Mayor Michael Bloomberg explained his opposition to the “Fair Wages For New Yorkers Act,” also known as the “Living Wage Bill,” at a press conference celebrating the new taxi bill in Inwood today. In response to a question from The Politicker, Mayor Bloomberg said he’d be willing to “take a look at” at a hypothetical, modified version of the bill, but he thinks New York needs to stay consistent with the federal minimum wage and the rate in neighboring states. He also believes working long hours for low pay is a key part of the “American dream.”
“Fundamentally, I believe that the marketplace has got to set these things, we’re in competition with other cities,” Mayor Bloomberg said. “I would love to have everybody who has a job in this city get well paid and have all sorts of benefits.I think it is also practical to say that there are jobs that just would never support those kinds of benefits and the economics just dont work in those industries.”The Mayor has been a longtime opponent of the living wage legislation. In his eyes, the living wage bill, which would mandate minimum wages of $10 an hour with benefits or $11.50 per hour without benefits on city-subsidized projects, could cause businesses to move elsewhere. Federal minimum wage is $7.25 an hour. Minimum wages in New York, New Jersey and Pennsylvania all currently match the federal rate. He said it’s important to balance the interests of both workers and businesses.

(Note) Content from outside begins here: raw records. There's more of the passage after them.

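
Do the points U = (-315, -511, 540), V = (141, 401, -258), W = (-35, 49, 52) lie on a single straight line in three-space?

No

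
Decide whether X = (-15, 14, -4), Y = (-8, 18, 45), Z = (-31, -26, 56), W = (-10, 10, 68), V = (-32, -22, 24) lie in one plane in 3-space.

No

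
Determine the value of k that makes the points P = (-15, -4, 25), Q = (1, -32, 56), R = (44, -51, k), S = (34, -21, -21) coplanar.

24

The points are coplanar iff PQ · (PR × PS) = 0.
Expanding, this is linear in k: (-1100)k + (26400) = 0.
So k = 24.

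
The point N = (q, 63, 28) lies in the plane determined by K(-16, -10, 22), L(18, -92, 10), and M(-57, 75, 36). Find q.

-29

A normal to the plane is n = KL × KM = (-128, 16, -472).
N lies in the plane iff n · KN = 0.
This gives (-128)q + (-3712) = 0, so q = -29.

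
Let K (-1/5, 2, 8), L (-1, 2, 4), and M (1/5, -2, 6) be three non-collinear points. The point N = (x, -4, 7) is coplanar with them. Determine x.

4/5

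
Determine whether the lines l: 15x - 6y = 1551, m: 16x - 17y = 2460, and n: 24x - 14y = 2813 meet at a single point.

No

Lines aᵢx + bᵢy = cᵢ with pairwise distinct directions are concurrent exactly when det[aᵢ bᵢ cᵢ] = 0.
Here the determinant is 477.
Nonzero, so no common point exists.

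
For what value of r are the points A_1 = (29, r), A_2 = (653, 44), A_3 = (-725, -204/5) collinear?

Collinearity: (A_1 − A_2) must be parallel to (A_3 − A_2) = (-1378, -424/5).
Cross-multiplying the components: (r − 44)·(-1378) = (-624)·(-424/5).
Solving gives r = 28/5.

28/5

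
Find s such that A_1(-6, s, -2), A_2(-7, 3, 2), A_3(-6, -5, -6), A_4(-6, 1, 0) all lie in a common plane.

-1

The points are coplanar iff A_1A_2 · (A_1A_3 × A_1A_4) = 0.
Expanding, this is linear in s: (6)s + (6) = 0.
So s = -1.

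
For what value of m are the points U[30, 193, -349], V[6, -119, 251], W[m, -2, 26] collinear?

Collinearity requires UV × UW = 0; each component is linear in m.
The y-component gives (600)m + (-9000) = 0, so m = 15.
The remaining components then also vanish.

15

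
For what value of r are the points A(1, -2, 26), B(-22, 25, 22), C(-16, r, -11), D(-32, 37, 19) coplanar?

The points are coplanar iff AB · (AC × AD) = 0.
Expanding, this is linear in r: (29)r + (-725) = 0.
So r = 25.

25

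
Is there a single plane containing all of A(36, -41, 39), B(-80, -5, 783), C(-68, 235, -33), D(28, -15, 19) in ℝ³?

With A as base: AB = (-116, 36, 744), AC = (-104, 276, -72), AD = (-8, 26, -20).
AC × AD = (-3648, -1504, -496).
AB · (AC × AD) = 0.
The scalar triple product vanishes, so the four points are coplanar.

Yes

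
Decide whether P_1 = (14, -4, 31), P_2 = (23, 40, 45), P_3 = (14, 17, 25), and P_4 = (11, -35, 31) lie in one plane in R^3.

Yes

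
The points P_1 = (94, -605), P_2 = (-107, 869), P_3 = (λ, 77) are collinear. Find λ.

1

Collinearity: (P_3 − P_1) must be parallel to (P_2 − P_1) = (-201, 1474).
Cross-multiplying the components: (λ − 94)·(1474) = (682)·(-201).
Solving gives λ = 1.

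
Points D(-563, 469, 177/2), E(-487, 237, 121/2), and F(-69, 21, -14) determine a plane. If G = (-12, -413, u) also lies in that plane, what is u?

-109/2

Coplanarity requires DE · (DF × DG) = 0.
DE = (76, -232, -28), DF = (494, -448, -205/2); the triple product is linear in u with coefficient 80560 and constant term 4390520.
Setting it to zero: u = -109/2.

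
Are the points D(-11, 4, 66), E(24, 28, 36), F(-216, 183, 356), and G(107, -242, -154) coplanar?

No

The four points are coplanar iff the 3×3 determinant with rows DE, DF, DG is zero.
Rows: (35, 24, -30), (-205, 179, 290), (118, -246, -220).
Expanding along the first row: (35)(31960) − (24)(10880) + (-30)(29308) = -21760.
Nonzero ⇒ not coplanar.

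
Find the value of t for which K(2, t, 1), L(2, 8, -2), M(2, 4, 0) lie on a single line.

2

Collinearity requires KL × KM = 0; each component is linear in t.
The x-component gives (-2)t + (4) = 0, so t = 2.
The remaining components then also vanish.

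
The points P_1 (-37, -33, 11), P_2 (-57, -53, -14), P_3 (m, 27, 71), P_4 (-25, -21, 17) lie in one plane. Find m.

Coplanarity ⇔ det[P_1P_2; P_1P_3; P_1P_4] = 0.
Expanding, this is linear in m: (-180)m + (4140) = 0.
So m = 23.

23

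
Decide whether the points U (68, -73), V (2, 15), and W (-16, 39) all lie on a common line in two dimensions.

Yes

UV = (-66, 88), UW = (-84, 112).
Checking proportionality: UW = 14/11·UV, so the vectors are parallel and the points are collinear.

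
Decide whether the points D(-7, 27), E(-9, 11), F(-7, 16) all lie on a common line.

DE = (-2, -16), DF = (0, -11).
det[DE; DF] = (-2)(-11) − (-16)(0) = 22.
The determinant is nonzero, so they are not collinear.

No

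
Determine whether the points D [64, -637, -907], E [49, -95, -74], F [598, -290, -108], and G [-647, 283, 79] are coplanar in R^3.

A normal to the plane through D, E, F is n = DE × DF = (144007, 456807, -294633).
The plane has equation n·P = -14537480. For G: n·G = 12827845.
12827845 ≠ -14537480, so G is off the plane.

No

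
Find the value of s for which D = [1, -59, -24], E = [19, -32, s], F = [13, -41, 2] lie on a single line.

Collinearity requires DE × DF = 0; each component is linear in s.
The x-component gives (-18)s + (270) = 0, so s = 15.
The remaining components then also vanish.

15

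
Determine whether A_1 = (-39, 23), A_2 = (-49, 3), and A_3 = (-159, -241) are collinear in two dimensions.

No

A_1A_2 = (-10, -20), A_1A_3 = (-120, -264).
Twice the signed area of △A_1A_2A_3 is (-10)(-264) − (-20)(-120) = 240.
The area is nonzero, so the three points are not collinear.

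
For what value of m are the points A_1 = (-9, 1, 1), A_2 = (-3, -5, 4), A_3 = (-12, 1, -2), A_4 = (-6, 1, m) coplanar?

4

Normal to plane A_1A_2A_3: n = (18, 9, -18); plane equation n·P = -171.
Requiring n·A_4 = -171: (-18)m + (-99) = -171.
So m = 4.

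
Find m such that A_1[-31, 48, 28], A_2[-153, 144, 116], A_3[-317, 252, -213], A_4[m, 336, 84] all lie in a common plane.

-410

Normal to plane A_1A_2A_3: n = (-41088, -54570, 2568); plane equation n·P = -1273728.
Requiring n·A_4 = -1273728: (-41088)m + (-18119808) = -1273728.
So m = -410.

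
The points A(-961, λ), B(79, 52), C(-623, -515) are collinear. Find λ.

-788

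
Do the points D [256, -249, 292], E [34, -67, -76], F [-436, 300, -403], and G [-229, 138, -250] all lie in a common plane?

Yes

With D as base: DE = (-222, 182, -368), DF = (-692, 549, -695), DG = (-485, 387, -542).
DF × DG = (-28593, -37989, -1539).
DE · (DF × DG) = 0.
The scalar triple product vanishes, so the four points are coplanar.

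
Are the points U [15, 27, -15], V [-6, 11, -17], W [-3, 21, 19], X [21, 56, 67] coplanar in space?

The four points are coplanar iff the 3×3 determinant with rows UV, UW, UX is zero.
Rows: (-21, -16, -2), (-18, -6, 34), (6, 29, 82).
Expanding along the first row: (-21)(-1478) − (-16)(-1680) + (-2)(-486) = 5130.
Nonzero ⇒ not coplanar.

No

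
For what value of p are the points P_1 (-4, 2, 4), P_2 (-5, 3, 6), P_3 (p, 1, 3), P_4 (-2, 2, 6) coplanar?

Normal to plane P_1P_2P_4: n = (2, 6, -2); plane equation n·P = -4.
Requiring n·P_3 = -4: (2)p + (0) = -4.
So p = -2.

-2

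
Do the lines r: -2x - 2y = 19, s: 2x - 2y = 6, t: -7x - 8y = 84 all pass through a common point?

No

Intersecting r and s: solving the 2×2 system gives (x, y) = (-13/4, -25/4).
Substitute into t: (-7)(-13/4) + (-8)(-25/4) = 291/4.
But t requires 84 ≠ 291/4, so the three lines have no common point.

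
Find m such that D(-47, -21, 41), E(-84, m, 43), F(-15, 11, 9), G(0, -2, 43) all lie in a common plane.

Coplanarity ⇔ det[DE; DF; DG] = 0.
Expanding, this is linear in m: (-1568)m + (-59584) = 0.
So m = -38.

-38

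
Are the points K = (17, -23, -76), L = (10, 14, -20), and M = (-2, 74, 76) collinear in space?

KL = (-7, 37, 56), KM = (-19, 97, 152).
KL × KM = (192, 0, 24).
The cross product is nonzero, so the points do not lie on one line.

No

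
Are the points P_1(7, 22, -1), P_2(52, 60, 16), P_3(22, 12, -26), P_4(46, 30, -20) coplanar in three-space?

Yes

A normal to the plane through P_1, P_2, P_3 is n = P_1P_2 × P_1P_3 = (-780, 1380, -1020).
The plane has equation n·P = 25920. For P_4: n·P_4 = 25920.
Equal, so P_4 lies in the plane and all four are coplanar.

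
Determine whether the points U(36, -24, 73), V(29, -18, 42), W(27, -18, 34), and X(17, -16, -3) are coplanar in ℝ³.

No

With U as base: UV = (-7, 6, -31), UW = (-9, 6, -39), UX = (-19, 8, -76).
UW × UX = (-144, 57, 42).
UV · (UW × UX) = 48.
Since 48 ≠ 0, the four points are not coplanar.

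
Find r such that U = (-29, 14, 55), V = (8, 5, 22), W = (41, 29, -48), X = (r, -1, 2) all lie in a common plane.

31

The points are coplanar iff UV · (UW × UX) = 0.
Expanding, this is linear in r: (1422)r + (-44082) = 0.
So r = 31.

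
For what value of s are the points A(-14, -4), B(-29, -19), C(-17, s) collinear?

The three points are collinear iff det[AB; AC] = 0.
This determinant is linear in s: (-15)s + (-105) = 0, so s = -7.

-7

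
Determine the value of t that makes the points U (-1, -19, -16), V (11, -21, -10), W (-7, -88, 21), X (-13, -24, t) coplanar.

-18

The points are coplanar iff UV · (UW × UX) = 0.
Expanding, this is linear in t: (-840)t + (-15120) = 0.
So t = -18.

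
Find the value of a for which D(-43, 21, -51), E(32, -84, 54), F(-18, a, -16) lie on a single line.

Collinearity requires DE × DF = 0; each component is linear in a.
The x-component gives (-105)a + (-1470) = 0, so a = -14.
The remaining components then also vanish.

-14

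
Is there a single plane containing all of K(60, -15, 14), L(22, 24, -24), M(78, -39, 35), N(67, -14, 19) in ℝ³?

No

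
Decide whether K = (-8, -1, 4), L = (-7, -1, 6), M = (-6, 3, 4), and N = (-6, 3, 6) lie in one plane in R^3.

A normal to the plane through K, L, M is n = KL × KM = (-8, 4, 4).
The plane has equation n·P = 76. For N: n·N = 84.
84 ≠ 76, so N is off the plane.

No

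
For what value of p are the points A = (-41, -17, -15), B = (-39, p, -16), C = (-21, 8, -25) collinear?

-29/2

Direction AC = (20, 25, -10). From the x-coordinate of B, the parameter along the line is τ = (-39 − (-41))/20 = 1/10.
Then p = (-17) + 1/10·(25) = -29/2.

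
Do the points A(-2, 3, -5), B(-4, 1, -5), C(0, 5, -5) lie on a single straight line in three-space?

AB = (-2, -2, 0), AC = (2, 2, 0).
AB × AC = (0, 0, 0).
The cross product vanishes, so the three points are collinear.

Yes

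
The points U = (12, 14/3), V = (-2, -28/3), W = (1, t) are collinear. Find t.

-19/3

Collinearity: (W − U) must be parallel to (V − U) = (-14, -14).
Cross-multiplying the components: (t − 14/3)·(-14) = (-11)·(-14).
Solving gives t = -19/3.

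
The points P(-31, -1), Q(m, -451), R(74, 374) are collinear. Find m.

The three points are collinear iff det[PQ; PR] = 0.
This determinant is linear in m: (375)m + (58875) = 0, so m = -157.

-157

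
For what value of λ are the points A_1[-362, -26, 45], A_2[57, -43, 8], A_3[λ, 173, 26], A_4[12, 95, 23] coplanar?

51

Normal to plane A_1A_2A_4: n = (4851, -4620, 57057); plane equation n·P = 931623.
Requiring n·A_3 = 931623: (4851)λ + (684222) = 931623.
So λ = 51.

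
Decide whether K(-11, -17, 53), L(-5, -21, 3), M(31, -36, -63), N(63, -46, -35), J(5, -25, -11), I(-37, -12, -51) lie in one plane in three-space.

Yes

The plane through K, L, M has normal n = KL × KM = (-486, -1404, 54) and equation n·P = 32076.
Checking the remaining points: n·N = 32076, n·J = 32076, n·I = 32076.
All equal 32076, so all 6 points lie in one plane.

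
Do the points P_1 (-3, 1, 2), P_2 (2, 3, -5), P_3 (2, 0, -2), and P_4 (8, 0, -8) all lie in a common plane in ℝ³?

The four points are coplanar iff the 3×3 determinant with rows P_1P_2, P_1P_3, P_1P_4 is zero.
Rows: (5, 2, -7), (5, -1, -4), (11, -1, -10).
Expanding along the first row: (5)(6) − (2)(-6) + (-7)(6) = 0.
Zero determinant ⇒ coplanar.

Yes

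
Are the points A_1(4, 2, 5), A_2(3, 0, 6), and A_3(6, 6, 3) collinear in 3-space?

Yes

A_1A_2 = (-1, -2, 1), A_1A_3 = (2, 4, -2).
Each component of A_1A_3 is -2 times the corresponding component of A_1A_2, so A_1A_3 = -2·A_1A_2 and the points are collinear.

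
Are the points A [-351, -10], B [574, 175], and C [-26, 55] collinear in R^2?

Yes

AB = (925, 185), AC = (325, 65).
det[AB; AC] = (925)(65) − (185)(325) = 0.
The determinant is zero, so the points are collinear.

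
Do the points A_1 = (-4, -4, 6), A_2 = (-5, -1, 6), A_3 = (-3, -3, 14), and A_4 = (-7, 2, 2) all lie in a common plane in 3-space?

No

With A_1 as base: A_1A_2 = (-1, 3, 0), A_1A_3 = (1, 1, 8), A_1A_4 = (-3, 6, -4).
A_1A_3 × A_1A_4 = (-52, -20, 9).
A_1A_2 · (A_1A_3 × A_1A_4) = -8.
Since -8 ≠ 0, the four points are not coplanar.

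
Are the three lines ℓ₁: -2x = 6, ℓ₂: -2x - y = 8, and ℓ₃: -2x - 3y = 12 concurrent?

Yes

Intersecting ℓ₁ and ℓ₂: solving the 2×2 system gives (x, y) = (-3, -2).
Substitute into ℓ₃: (-2)(-3) + (-3)(-2) = 12.
This equals 12, so (-3, -2) lies on all three lines and they are concurrent.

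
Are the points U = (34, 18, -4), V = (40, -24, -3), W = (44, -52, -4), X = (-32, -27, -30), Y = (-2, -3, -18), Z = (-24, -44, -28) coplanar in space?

No

The plane through U, V, W has normal n = UV × UW = (70, 10, 0) and equation n·P = 2560.
Checking the remaining points: n·X = -2510, n·Y = -170, n·Z = -2120.
Since n·X = -2510 ≠ 2560, X is off the plane and the points are not all coplanar.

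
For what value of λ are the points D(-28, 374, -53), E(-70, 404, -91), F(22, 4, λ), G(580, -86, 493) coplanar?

The points are coplanar iff DE · (DF × DG) = 0.
Expanding, this is linear in λ: (-1080)λ + (-65880) = 0.
So λ = -61.

-61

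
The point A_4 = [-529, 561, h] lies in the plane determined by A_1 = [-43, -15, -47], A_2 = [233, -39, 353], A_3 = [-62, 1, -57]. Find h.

-99

The plane through A_1, A_2, A_3 has equation −6160x − 4840y + 3960z = 151360.
Substituting A_4: (3960)h + (543400) = 151360, so h = -99.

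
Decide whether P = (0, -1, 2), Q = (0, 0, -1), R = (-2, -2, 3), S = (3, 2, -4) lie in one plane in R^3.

The four points are coplanar iff the 3×3 determinant with rows PQ, PR, PS is zero.
Rows: (0, 1, -3), (-2, -1, 1), (3, 3, -6).
Expanding along the first row: (0)(3) − (1)(9) + (-3)(-3) = 0.
Zero determinant ⇒ coplanar.

Yes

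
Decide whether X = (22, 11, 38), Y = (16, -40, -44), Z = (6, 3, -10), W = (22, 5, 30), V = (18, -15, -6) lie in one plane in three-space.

The plane through X, Y, Z has normal n = XY × XZ = (1792, 1024, -768) and equation n·P = 21504.
Checking the remaining points: n·W = 21504, n·V = 21504.
All equal 21504, so all 5 points lie in one plane.

Yes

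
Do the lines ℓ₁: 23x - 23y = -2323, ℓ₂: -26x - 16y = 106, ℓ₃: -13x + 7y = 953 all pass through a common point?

Yes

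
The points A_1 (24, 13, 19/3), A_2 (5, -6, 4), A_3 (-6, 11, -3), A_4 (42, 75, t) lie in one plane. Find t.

The points are coplanar iff A_1A_2 · (A_1A_3 × A_1A_4) = 0.
Expanding, this is linear in t: (-532)t + (-532/3) = 0.
So t = -1/3.

-1/3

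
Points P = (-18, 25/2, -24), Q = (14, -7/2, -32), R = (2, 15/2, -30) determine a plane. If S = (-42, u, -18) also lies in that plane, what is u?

49/2

Coplanarity requires PQ · (PR × PS) = 0.
PQ = (32, -16, -8), PR = (20, -5, -6); the triple product is linear in u with coefficient 32 and constant term -784.
Setting it to zero: u = 49/2.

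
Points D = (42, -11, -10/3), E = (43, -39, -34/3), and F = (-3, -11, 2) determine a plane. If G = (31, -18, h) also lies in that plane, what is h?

The plane through D, E, F has equation −(448/3)x + (1064/3)y − 1260z = -17920/3.
Substituting G: (-1260)h + (-33040/3) = -17920/3, so h = -4.

-4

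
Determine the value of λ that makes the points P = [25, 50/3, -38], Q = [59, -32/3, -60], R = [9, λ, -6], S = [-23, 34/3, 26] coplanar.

Normal to plane PQS: n = (-5600/3, -1120, -4480/3); plane equation n·X = -25760/3.
Requiring n·R = -25760/3: (-1120)λ + (-7840) = -25760/3.
So λ = 2/3.

2/3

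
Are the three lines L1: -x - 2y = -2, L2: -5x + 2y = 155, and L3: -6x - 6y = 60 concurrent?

Intersecting L1 and L2: solving the 2×2 system gives (x, y) = (-51/2, 55/4).
Substitute into L3: (-6)(-51/2) + (-6)(55/4) = 141/2.
But L3 requires 60 ≠ 141/2, so the three lines have no common point.

No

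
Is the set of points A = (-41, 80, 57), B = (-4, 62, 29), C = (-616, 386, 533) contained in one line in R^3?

No

AB = (37, -18, -28), AC = (-575, 306, 476).
Comparing components 3 and 1: (-28)(-575) − (37)(476) = -1512 ≠ 0, so AB and AC are not parallel and the points are not collinear.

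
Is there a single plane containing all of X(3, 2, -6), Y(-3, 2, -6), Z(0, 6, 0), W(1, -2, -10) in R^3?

No

The four points are coplanar iff the 3×3 determinant with rows XY, XZ, XW is zero.
Rows: (-6, 0, 0), (-3, 4, 6), (-2, -4, -4).
Expanding along the first row: (-6)(8) − (0)(24) + (0)(20) = -48.
Nonzero ⇒ not coplanar.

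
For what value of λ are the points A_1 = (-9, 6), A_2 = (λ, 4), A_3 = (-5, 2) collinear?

Collinearity: (A_2 − A_1) must be parallel to (A_3 − A_1) = (4, -4).
Cross-multiplying the components: (λ − (-9))·(-4) = (-2)·(4).
Solving gives λ = -7.

-7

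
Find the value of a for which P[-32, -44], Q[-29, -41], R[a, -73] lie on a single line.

The three points are collinear iff det[PQ; PR] = 0.
This determinant is linear in a: (-3)a + (-183) = 0, so a = -61.

-61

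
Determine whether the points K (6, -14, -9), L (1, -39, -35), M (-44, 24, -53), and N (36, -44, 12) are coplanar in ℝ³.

Yes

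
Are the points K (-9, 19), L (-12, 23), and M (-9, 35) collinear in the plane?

No

KL = (-3, 4), KM = (0, 16).
If collinear, KM would be a scalar multiple of KL. But (-3)·(16) ≠ (4)·(0) (difference -48), so they are not parallel; the points are not collinear.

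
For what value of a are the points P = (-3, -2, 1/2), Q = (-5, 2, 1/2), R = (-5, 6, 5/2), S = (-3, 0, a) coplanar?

3/2

Normal to plane PQR: n = (8, 4, -8); plane equation n·X = -36.
Requiring n·S = -36: (-8)a + (-24) = -36.
So a = 3/2.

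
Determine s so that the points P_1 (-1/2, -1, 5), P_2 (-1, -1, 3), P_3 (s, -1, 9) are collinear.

Collinearity requires P_1P_2 × P_1P_3 = 0; each component is linear in s.
The y-component gives (-2)s + (1) = 0, so s = 1/2.
The remaining components then also vanish.

1/2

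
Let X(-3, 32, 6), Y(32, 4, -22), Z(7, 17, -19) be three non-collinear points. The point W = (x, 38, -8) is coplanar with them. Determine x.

Coplanarity requires XY · (XZ × XW) = 0.
XY = (35, -28, -28), XZ = (10, -15, -25); the triple product is linear in x with coefficient 280 and constant term 7840.
Setting it to zero: x = -28.

-28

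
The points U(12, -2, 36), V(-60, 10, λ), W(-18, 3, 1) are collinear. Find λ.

Collinearity requires UV × UW = 0; each component is linear in λ.
The x-component gives (-5)λ + (-240) = 0, so λ = -48.
The remaining components then also vanish.

-48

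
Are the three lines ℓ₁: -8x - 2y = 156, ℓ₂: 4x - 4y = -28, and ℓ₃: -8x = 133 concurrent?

No

Intersecting ℓ₁ and ℓ₂: solving the 2×2 system gives (x, y) = (-17, -10).
Substitute into ℓ₃: (-8)(-17) + (0)(-10) = 136.
But ℓ₃ requires 133 ≠ 136, so the three lines have no common point.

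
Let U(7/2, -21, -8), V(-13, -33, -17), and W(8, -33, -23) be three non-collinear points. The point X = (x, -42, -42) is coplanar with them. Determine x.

Coplanarity requires UV · (UW × UX) = 0.
UV = (-33/2, -12, -9), UW = (9/2, -12, -15); the triple product is linear in x with coefficient 72 and constant term -2772.
Setting it to zero: x = 77/2.

77/2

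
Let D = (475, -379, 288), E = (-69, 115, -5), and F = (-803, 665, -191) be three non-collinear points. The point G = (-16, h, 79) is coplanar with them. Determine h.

36

Coplanarity requires DE · (DF × DG) = 0.
DE = (-544, 494, -293), DF = (-1278, 1044, -479); the triple product is linear in h with coefficient 113878 and constant term -4099608.
Setting it to zero: h = 36.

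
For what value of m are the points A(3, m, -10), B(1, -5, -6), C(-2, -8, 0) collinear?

-3

Collinearity requires AB × AC = 0; each component is linear in m.
The x-component gives (-6)m + (-18) = 0, so m = -3.
The remaining components then also vanish.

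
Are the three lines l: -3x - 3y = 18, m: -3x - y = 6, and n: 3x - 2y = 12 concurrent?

Yes

Intersecting l and m: solving the 2×2 system gives (x, y) = (0, -6).
Substitute into n: (3)(0) + (-2)(-6) = 12.
This equals 12, so (0, -6) lies on all three lines and they are concurrent.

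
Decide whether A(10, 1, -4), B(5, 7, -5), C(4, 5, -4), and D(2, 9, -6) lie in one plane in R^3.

No

A normal to the plane through A, B, C is n = AB × AC = (4, 6, 16).
The plane has equation n·P = -18. For D: n·D = -34.
-34 ≠ -18, so D is off the plane.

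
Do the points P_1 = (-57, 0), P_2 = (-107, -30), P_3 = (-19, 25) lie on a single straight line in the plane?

No

P_1P_2 = (-50, -30), P_1P_3 = (38, 25).
det[P_1P_2; P_1P_3] = (-50)(25) − (-30)(38) = -110.
The determinant is nonzero, so they are not collinear.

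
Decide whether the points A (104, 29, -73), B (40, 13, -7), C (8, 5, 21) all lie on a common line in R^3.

AB = (-64, -16, 66), AC = (-96, -24, 94).
AB × AC = (80, -320, 0).
The cross product is nonzero, so the points do not lie on one line.

No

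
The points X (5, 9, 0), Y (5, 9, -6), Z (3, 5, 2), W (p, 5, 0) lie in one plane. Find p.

3

Normal to plane XYZ: n = (-24, 12, 0); plane equation n·P = -12.
Requiring n·W = -12: (-24)p + (60) = -12.
So p = 3.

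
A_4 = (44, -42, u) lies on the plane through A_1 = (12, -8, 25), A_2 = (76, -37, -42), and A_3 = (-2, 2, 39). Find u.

-5

Coplanarity requires A_1A_2 · (A_1A_3 × A_1A_4) = 0.
A_1A_2 = (64, -29, -67), A_1A_3 = (-14, 10, 14); the triple product is linear in u with coefficient 234 and constant term 1170.
Setting it to zero: u = -5.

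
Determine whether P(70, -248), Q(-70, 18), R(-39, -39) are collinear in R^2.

No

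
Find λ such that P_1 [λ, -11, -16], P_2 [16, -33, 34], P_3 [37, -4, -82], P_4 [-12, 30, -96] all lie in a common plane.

9

Coplanarity ⇔ det[P_1P_2; P_1P_3; P_1P_4] = 0.
Expanding, this is linear in λ: (-3538)λ + (31842) = 0.
So λ = 9.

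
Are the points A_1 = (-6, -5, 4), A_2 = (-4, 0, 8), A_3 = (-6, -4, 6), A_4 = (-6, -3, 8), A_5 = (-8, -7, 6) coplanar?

Yes

The plane through A_1, A_2, A_3 has normal n = A_1A_2 × A_1A_3 = (6, -4, 2) and equation n·P = -8.
Checking the remaining points: n·A_4 = -8, n·A_5 = -8.
All equal -8, so all 5 points lie in one plane.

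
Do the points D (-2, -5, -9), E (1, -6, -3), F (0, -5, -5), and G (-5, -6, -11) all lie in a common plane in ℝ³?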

“Finding some ways to try to balance–I for example am a very big proponent of the minimum wage bill when they come up, but having said that, you can’t do something in one place if across the street they do something different. You can’t do something in one city where businesses can easily move,” Mayor Bloomberg said. “There’s no easy answer here, but in the end, we want to make sure, particularly in this day and age, that we find as many jobs as we can for people. Even if they’re entry level jobs and they dont pay, it’s a start.”
Mayor Bloomberg pointed out that low wage jobs can be good for undereducated young people.
“One of the things that a lot of young people need–particularly those that dont have the formal education that modern day good paying jobs require–they need a chance to get out there and realize at a very young age what it is like to work, to show up to work collaboratively and collectively,” said Mayor Bloomberg.
He also said there is a long, proud American tradition of hard, low paying work.
“The great American history–story is that people come here and they got off the boat, they went through Ellis Island, they waved to the Statue of Liberty and they took jobs that,–they just weren’t the greatest jobs and they certainly didn’t pay well, but they worked and sometimes they took two jobs and they never took a day off,” he said.
The mayor also reminisced about his own family’s experience.
“My father worked seven days a week, as far as I remember, all his life,” said Mayor Bloomberg. “We weren’t poor, but he didn’t make a lot of money and that’s just the American dream.”
The future of the living wage bill in currently in the hands of City Council Speaker Christine Quinn, who has the power to decide whether or not to bring it to a vote. Speaker Quinn has not come out for or against the measure. A majority of council members support the bill. If the bill passes the council, Mayor Bloomberg will have the power to veto it, but the council can overrule him with a two thirds majority.